Let $X$ be an $n$-dimensional projective variety with a simple singularity $p \in X$ which can be resolved by a blow-up $\pi\colon \tilde X \to X$ along $p$. The examples that I am considering are when $p$ is a node ($\widehat{\mathscr{O}}_{X,p} \cong \mathbb C[\![x_1,...,x_{n+1}]\!]/\langle x_1^2 + \cdots + x_{n+1}^2\rangle$) or a cusp ($\widehat{\mathscr{O}}_{X,p} \cong \mathbb C[\![x_1,...,x_{n+1}]\!]/\langle x_1^2 + \cdots + x_{n}^2 + x_{n+1}^3\rangle$). In these cases, the exceptional divisor $E$ is either a smooth quadric in $\mathbb{P}^n$ or a cone over a smooth quadric in $\mathbb{P}^{n-1}$. I would like to compute the top self-intersection $E^n$ in $\tilde X$.
For $n = 2$, the resolution is well-understood: when $p$ is a node, $E \cong \mathbb{P}^{1}$ is a $(-2)$-curve; when $p$ is a cusp, $E$ is a union of two $(-2)$-curves intersecting at one point. For both cases we have $E^2 = -2$.

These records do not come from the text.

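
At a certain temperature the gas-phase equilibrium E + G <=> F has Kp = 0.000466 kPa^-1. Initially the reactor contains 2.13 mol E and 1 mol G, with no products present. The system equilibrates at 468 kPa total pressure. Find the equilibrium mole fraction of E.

Take 1 mol G as basis and let X be its fractional conversion, so ξ = X.
At extent ξ: n_E = 2.13 − X; n_G = 1 − X; n_F = X.
Total moles n_T = 3.13 − X.
y_i = n_i/n_T, p_i = y_i·P. Kp = p_F / (p_E p_G).
Substituting and setting equal to 0.000466 kPa^-1 gives a polynomial in X; the root in (0,1) is X = 0.127.
Then n_E = 2, n_T = 3, so y_E = 0.667.

y_E = 0.667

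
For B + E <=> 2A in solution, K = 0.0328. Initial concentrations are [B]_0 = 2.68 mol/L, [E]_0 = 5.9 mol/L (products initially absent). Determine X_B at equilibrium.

X = 0.122

Let X = conversion of B; extent ξ = 2.68·X mol/L.
Concentrations: [B] = 2.68 − 2.68X; [E] = 5.9 − 2.68X; [A] = 5.36X.
K = [A]^2 / ([B] [E]).
Solving K = 0.0328 for X ∈ (0,1): X = 0.122.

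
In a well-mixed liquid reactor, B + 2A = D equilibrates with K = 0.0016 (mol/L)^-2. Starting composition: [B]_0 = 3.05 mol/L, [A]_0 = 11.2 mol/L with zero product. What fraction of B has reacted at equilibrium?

Let X = conversion of B; extent ξ = 3.05·X mol/L.
Concentrations: [B] = 3.05 − 3.05X; [A] = 11.2 − 6.1X; [D] = 3.05X.
K = [D] / ([B] [A]^2).
Solving K = 0.0016 for X ∈ (0,1): X = 0.145.

X = 0.145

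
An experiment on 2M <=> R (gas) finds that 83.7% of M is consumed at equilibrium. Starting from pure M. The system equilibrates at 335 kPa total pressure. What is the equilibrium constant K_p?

Basis: 1 mol M initially; let X = conversion of M. Extent ξ = 0.5X.
At extent ξ: n_M = 1 − X; n_R = 0.5X.
n_T = Σnᵢ = 1 − 0.5X.
At X = 0.837: n_M = 0.163, n_R = 0.418, n_T = 0.582.
p_i = (n_i/n_T)·P. K_p = p_R / (p_M^2) = 0.0273 kPa^-1.

K_p = 0.0273 kPa^-1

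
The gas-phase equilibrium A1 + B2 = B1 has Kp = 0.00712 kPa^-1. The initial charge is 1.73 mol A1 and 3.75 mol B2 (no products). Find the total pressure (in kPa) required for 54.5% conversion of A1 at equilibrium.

P = 272 kPa

Let X = conversion of A1 (basis 1.73 mol A1); extent of reaction ξ = 1.73X.
Species balance: n_A1 = 1.73 − 1.73X; n_B2 = 3.75 − 1.73X; n_B1 = 1.73X.
Summing: n_T = 5.48 − 1.73X.
Kp = p_B1 / (p_A1 p_B2) with p_i = (n_i/n_T)·P.
At X = 0.545: the mole-fraction product g(X) = Π y_i^ν_i = 1.936. Since Kp = g(X)·P^{-1}, P = (g/Kp)^(1/1) = (1.936/0.00712)^(1/1) = 272 kPa.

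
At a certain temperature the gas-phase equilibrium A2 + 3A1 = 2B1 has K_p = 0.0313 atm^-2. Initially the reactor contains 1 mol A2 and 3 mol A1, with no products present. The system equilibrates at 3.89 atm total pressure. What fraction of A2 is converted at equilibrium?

Take 1 mol A2 as basis and let X be its fractional conversion, so ξ = X.
Moles: n_A2 = 1 − X; n_A1 = 3 − 3X; n_B1 = 2X.
n_T = Σnᵢ = 4 − 2X.
With p_i = (n_i/n_T)P, K_p = p_B1^2 / (p_A2 p_A1^3).
Setting this equal to 0.0313 atm^-2 and taking the physical root (0 < X < 1) gives X = 0.273.

X = 0.273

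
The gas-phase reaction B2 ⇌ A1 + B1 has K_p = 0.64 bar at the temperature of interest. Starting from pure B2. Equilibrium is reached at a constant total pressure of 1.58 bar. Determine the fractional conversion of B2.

Let X = conversion of B2 (basis 1 mol B2); extent of reaction ξ = X.
At extent ξ: n_B2 = 1 − X; n_A1 = X; n_B1 = X.
n_T = Σnᵢ = 1 + X.
y_i = n_i/n_T, p_i = y_i·P. K_p = p_A1 p_B1 / (p_B2).
Equating to 0.64 bar and solving on 0 < X < 1: X = 0.537.

X = 0.537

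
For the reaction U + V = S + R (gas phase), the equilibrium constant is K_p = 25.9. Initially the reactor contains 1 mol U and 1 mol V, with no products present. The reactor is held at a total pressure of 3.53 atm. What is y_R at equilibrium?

Basis: 1 mol U initially; let X = conversion of U. Extent ξ = X.
Species balance: n_U = 1 − X; n_V = 1 − X; n_S = X; n_R = X.
n_T stays at 2 (no change in mole number).
Mole fractions y_i = n_i/n_T; K_p = p_S p_R / (p_U p_V) with p_i = y_i·P.
Equating to 25.9 and solving on 0 < X < 1: X = 0.836.
Then n_R = 0.836, n_T = 2, so y_R = 0.418.

y_R = 0.418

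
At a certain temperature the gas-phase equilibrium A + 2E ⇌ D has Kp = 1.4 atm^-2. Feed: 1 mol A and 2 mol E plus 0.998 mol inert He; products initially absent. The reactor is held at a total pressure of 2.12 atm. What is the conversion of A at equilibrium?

Let X = conversion of A (basis 1 mol A); extent of reaction ξ = X.
Moles: n_A = 1 − X; n_E = 2 − 2X; n_D = X; n_I = 0.998 (inert).
n_T = Σnᵢ = 4 − 2X.
With p_i = (n_i/n_T)P, Kp = p_D / (p_A p_E^2).
Equating to 1.4 atm^-2 and solving on 0 < X < 1: X = 0.445.

X = 0.445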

Now I am stuck at $n = 3$. It might be helpful to compute the normal bundle $\mathscr N_{E\mid\tilde X} \cong \mathscr{O}_{\tilde X}(-E)|_E \cong \mathscr{O}_{\mathbb{P}^{3}}(-1)|_E$, as I expect that $E^n = (\deg \mathscr N_{E\mid\tilde X})^{n-1}$ at least when $E$ is smooth. I am not sure if it is the correct way to compute the product; nor do I know if it holds for $E$ singular quadric.

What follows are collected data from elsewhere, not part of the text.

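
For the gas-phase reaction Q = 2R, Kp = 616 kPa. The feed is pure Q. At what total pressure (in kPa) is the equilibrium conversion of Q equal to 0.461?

Basis: 1 mol Q initially; let X = conversion of Q. Extent ξ = X.
Mole table: n_Q = 1 − X; n_R = 2X.
Summing: n_T = 1 + X.
Kp = p_R^2 / (p_Q) with p_i = (n_i/n_T)·P.
At X = 0.461: the mole-fraction product g(X) = Π y_i^ν_i = 1.08. Since Kp = g(X)·P^{1}, P = (Kp/g)^(1/1) = (616/1.08)^(1/1) = 571 kPa.

P = 571 kPa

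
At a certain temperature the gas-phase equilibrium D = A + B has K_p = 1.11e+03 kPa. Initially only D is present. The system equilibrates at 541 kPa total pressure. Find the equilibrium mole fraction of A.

Basis: 1 mol D initially; let X = conversion of D. Extent ξ = X.
At extent ξ: n_D = 1 − X; n_A = X; n_B = X.
Summing: n_T = 1 + X.
y_i = n_i/n_T, p_i = y_i·P. K_p = p_A p_B / (p_D).
Setting this equal to 1.11e+03 kPa and taking the physical root (0 < X < 1) gives X = 0.820.
Then n_A = 0.82, n_T = 1.82, so y_A = 0.451.

y_A = 0.451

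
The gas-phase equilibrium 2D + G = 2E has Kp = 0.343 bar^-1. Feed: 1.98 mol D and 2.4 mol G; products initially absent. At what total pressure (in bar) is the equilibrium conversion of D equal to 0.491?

P = 5.52 bar

Basis: 1.98 mol D initially; let X = conversion of D. Extent ξ = 0.99X.
Moles: n_D = 1.98 − 1.98X; n_G = 2.4 − 0.99X; n_E = 1.98X.
n_T = Σnᵢ = 4.38 − 0.99X.
Kp = p_E^2 / (p_D^2 p_G) with p_i = (n_i/n_T)·P.
At X = 0.491: the mole-fraction product g(X) = Π y_i^ν_i = 1.893. Since Kp = g(X)·P^{-1}, P = (g/Kp)^(1/1) = (1.893/0.343)^(1/1) = 5.52 bar.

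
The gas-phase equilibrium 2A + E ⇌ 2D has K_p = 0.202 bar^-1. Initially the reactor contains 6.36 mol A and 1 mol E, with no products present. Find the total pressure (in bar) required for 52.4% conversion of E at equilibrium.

P = 2.77 bar

Let X = conversion of E (basis 1 mol E); extent of reaction ξ = X.
Moles: n_A = 6.36 − 2X; n_E = 1 − X; n_D = 2X.
Summing: n_T = 7.36 − X.
K_p = p_D^2 / (p_A^2 p_E) with p_i = (n_i/n_T)·P.
At X = 0.524: the mole-fraction product g(X) = Π y_i^ν_i = 0.559. Since K_p = g(X)·P^{-1}, P = (g/K_p)^(1/1) = (0.559/0.202)^(1/1) = 2.77 bar.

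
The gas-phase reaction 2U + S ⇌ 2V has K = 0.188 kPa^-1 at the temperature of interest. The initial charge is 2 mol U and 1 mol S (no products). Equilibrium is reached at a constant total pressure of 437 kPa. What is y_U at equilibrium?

y_U = 0.221

Basis: 2 mol U initially; let X = conversion of U. Extent ξ = X.
Moles: n_U = 2 − 2X; n_S = 1 − X; n_V = 2X.
Summing: n_T = 3 − X.
Mole fractions y_i = n_i/n_T; K = p_V^2 / (p_U^2 p_S) with p_i = y_i·P.
Equating to 0.188 kPa^-1 and solving on 0 < X < 1: X = 0.751.
Then n_U = 0.498, n_T = 2.25, so y_U = 0.221.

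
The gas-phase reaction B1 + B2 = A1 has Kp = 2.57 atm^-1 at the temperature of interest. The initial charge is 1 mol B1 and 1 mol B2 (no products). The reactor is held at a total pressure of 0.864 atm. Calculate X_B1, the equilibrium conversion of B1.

X = 0.443

Basis: 1 mol B1 initially; let X = conversion of B1. Extent ξ = X.
At extent ξ: n_B1 = 1 − X; n_B2 = 1 − X; n_A1 = X.
Summing: n_T = 2 − X.
y_i = n_i/n_T, p_i = y_i·P. Kp = p_A1 / (p_B1 p_B2).
Equating to 2.57 atm^-1 and solving on 0 < X < 1: X = 0.443.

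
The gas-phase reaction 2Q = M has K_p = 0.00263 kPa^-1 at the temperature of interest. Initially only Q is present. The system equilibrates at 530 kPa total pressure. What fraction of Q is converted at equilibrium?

Basis: 1 mol Q initially; let X = conversion of Q. Extent ξ = 0.5X.
Species balance: n_Q = 1 − X; n_M = 0.5X.
Total moles n_T = 1 − 0.5X.
Mole fractions y_i = n_i/n_T; K_p = p_M / (p_Q^2) with p_i = y_i·P.
Setting this equal to 0.00263 kPa^-1 and taking the physical root (0 < X < 1) gives X = 0.610.

X = 0.610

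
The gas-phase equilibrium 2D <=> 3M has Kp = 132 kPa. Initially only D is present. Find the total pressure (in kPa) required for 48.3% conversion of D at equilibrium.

P = 115 kPa

Let X = conversion of D (basis 1 mol D); extent of reaction ξ = 0.5X.
Moles: n_D = 1 − X; n_M = 1.5X.
Summing: n_T = 1 + 0.5X.
Kp = p_M^3 / (p_D^2) with p_i = (n_i/n_T)·P.
At X = 0.483: the mole-fraction product g(X) = Π y_i^ν_i = 1.146. Since Kp = g(X)·P^{1}, P = (Kp/g)^(1/1) = (132/1.146)^(1/1) = 115 kPa.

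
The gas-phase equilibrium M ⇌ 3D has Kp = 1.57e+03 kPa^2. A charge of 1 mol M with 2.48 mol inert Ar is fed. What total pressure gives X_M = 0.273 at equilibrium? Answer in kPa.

Let X = conversion of M (basis 1 mol M); extent of reaction ξ = X.
Species balance: n_M = 1 − X; n_D = 3X; n_I = 2.48 (inert).
Summing: n_T = 3.48 + 2X.
Kp = p_D^3 / (p_M) with p_i = (n_i/n_T)·P.
At X = 0.273: the mole-fraction product g(X) = Π y_i^ν_i = 0.04662. Since Kp = g(X)·P^{2}, P = (Kp/g)^(1/2) = (1.57e+03/0.04662)^(1/2) = 184 kPa.

P = 184 kPa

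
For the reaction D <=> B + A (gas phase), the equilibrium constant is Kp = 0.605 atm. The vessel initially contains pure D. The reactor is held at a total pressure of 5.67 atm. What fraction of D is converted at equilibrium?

Take 1 mol D as basis and let X be its fractional conversion, so ξ = X.
Species balance: n_D = 1 − X; n_B = X; n_A = X.
Total moles n_T = 1 + X.
Mole fractions y_i = n_i/n_T; Kp = p_B p_A / (p_D) with p_i = y_i·P.
This yields a degree-2 equation in X; solving on (0,1), X = 0.311.

X = 0.311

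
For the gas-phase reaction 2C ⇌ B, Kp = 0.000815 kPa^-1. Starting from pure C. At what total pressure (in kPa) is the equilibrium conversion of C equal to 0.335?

Basis: 1 mol C initially; let X = conversion of C. Extent ξ = 0.5X.
Moles: n_C = 1 − X; n_B = 0.5X.
Summing: n_T = 1 − 0.5X.
Kp = p_B / (p_C^2) with p_i = (n_i/n_T)·P.
At X = 0.335: the mole-fraction product g(X) = Π y_i^ν_i = 0.3153. Since Kp = g(X)·P^{-1}, P = (g/Kp)^(1/1) = (0.3153/0.000815)^(1/1) = 387 kPa.

P = 387 kPa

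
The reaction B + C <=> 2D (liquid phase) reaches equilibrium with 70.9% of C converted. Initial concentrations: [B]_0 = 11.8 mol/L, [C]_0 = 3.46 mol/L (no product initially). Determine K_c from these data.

K_c = 2.56

Let X = conversion of C.
Concentrations: [B] = 11.8 − 3.46X; [C] = 3.46 − 3.46X; [D] = 6.92X.
At X = 0.709: [B] = 9.35, [C] = 1.01, [D] = 4.91.
K_c = [D]^2 / ([B] [C]) = 2.56.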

(I guess $E^3 = 4$ for the nodal 3-fold and $E^3 = 2$ for the cuspidal 3-fold.)
The blowup $\tilde{X}$ of $p$ on $X$ is the strict transform of $X$ in the blowup of the ambient smooth variety (say $Y$) of dimension $n + 1$ at $p$ and the exceptional divisor $E_X \subset \tilde{X}$ is the preimage of the exceptional divisor $E_Y \subset \tilde{Y}$, hence $$ \mathcal{N}_{E_X/\tilde{X}} \cong \mathcal{N}_{E_Y/\tilde{Y}}\vert_{E_X}. $$ Therefore, the normal bundle is $\mathcal{O}(-1)$ both in the case of a node and in the case of a cusp. The formula for $E_X^n$ works regardless of the smoothness of $E_X$, so the self-intersection is $$ E_X^n = (-1)^{n-1}\cdot 2 $$ in both cases.